Elgin is one of the great American bicycle brands. The internet has its fair share of sites devoted to classic Elgin bicycles, my favourite model being the Elgin Miss America.

The Elgin brand seems to have originally been something to do with either the Elgin Cycle Company or the Elgin Sewing Machine Company or even the Elgin Sewing Machine and Bicycle Company all based in Elgin, Illinois and active in the 1890s.

Shortly afterwards the Elgin brand was owned by Sears, Roebuck and Co. the iconic American catalogue retailer based in nearby Chicago, Illinois. Sears used the Elgin brand up until around 1941. Sears seemed to have had Elgin bicycles manufactured for them by a tangled web of different companies representing many of the great names of US bicycle manufacturing.

One manufacturer was George Huffman’s Davis Sewing Machine Company of Dayton, Ohio. In 1924 the Davis Sewing Machine Company got into financial difficulties and was taken over by The Huffman Manufacturing Company (also owned by George Huffman). The Huffman Manufacturing Company introduced their own, infamous, ‘Huffy’ brand in 1934.

Another manufacturer was the Westfield Manufacturing Company of Westfield Massachusetts, which became part of the Columbia Manufacturing Company owner of the famous ‘Columbia’ bicycle brand.

After the Second World War Sears does not seem to have used the Elgin brand for complete bicycles.

In terms of derailleurs, I believe that Sears used Elgin American derailleurs on some of its own-label Free Spirit models, particularly those manufactured by Murray in the 1970s.
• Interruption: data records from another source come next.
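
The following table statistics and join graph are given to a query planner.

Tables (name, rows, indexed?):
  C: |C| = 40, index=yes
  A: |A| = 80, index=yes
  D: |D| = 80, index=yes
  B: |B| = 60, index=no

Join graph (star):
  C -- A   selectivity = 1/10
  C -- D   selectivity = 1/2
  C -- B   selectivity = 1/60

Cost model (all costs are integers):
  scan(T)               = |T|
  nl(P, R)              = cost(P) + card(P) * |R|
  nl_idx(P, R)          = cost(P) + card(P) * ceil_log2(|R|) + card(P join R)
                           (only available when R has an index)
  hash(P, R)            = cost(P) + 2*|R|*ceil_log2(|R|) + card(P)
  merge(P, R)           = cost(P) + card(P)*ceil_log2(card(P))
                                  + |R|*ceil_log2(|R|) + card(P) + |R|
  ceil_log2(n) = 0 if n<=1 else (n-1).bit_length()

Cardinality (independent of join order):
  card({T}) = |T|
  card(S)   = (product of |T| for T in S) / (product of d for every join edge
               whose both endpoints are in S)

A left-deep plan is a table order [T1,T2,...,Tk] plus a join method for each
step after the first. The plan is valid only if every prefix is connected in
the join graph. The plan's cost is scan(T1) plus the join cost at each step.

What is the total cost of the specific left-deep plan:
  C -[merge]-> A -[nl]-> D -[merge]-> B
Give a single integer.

218980

step 1: scan C: cost=40, card=40
step 2: join A via merge
    card(P join A) = 40*80/(10) = 320
    cost = 40 + 40*6 + 80*7 + 40 + 80 = 960
step 3: join D via nl
    card(P join D) = 320*80/(2) = 12800
    cost = 960 + 320*80 = 26560
step 4: join B via merge
    card(P join B) = 12800*60/(60) = 12800
    cost = 26560 + 12800*14 + 60*6 + 12800 + 60 = 218980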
I do not know if there was more than one model of Elgin derailleur.

Elgin American derailleurs were manufactured by Excel (who were based in Elgin, Illinois). There is a strange synchronicity between Excel Dynamic being a belated copy of the obsolete, French, Huret Allvit and the Elgin American being an equally belated copy of the obsolete, French, Simplex Prestige. Nostalgic Francophiles were clearly on the loose in Elgin, Illinois.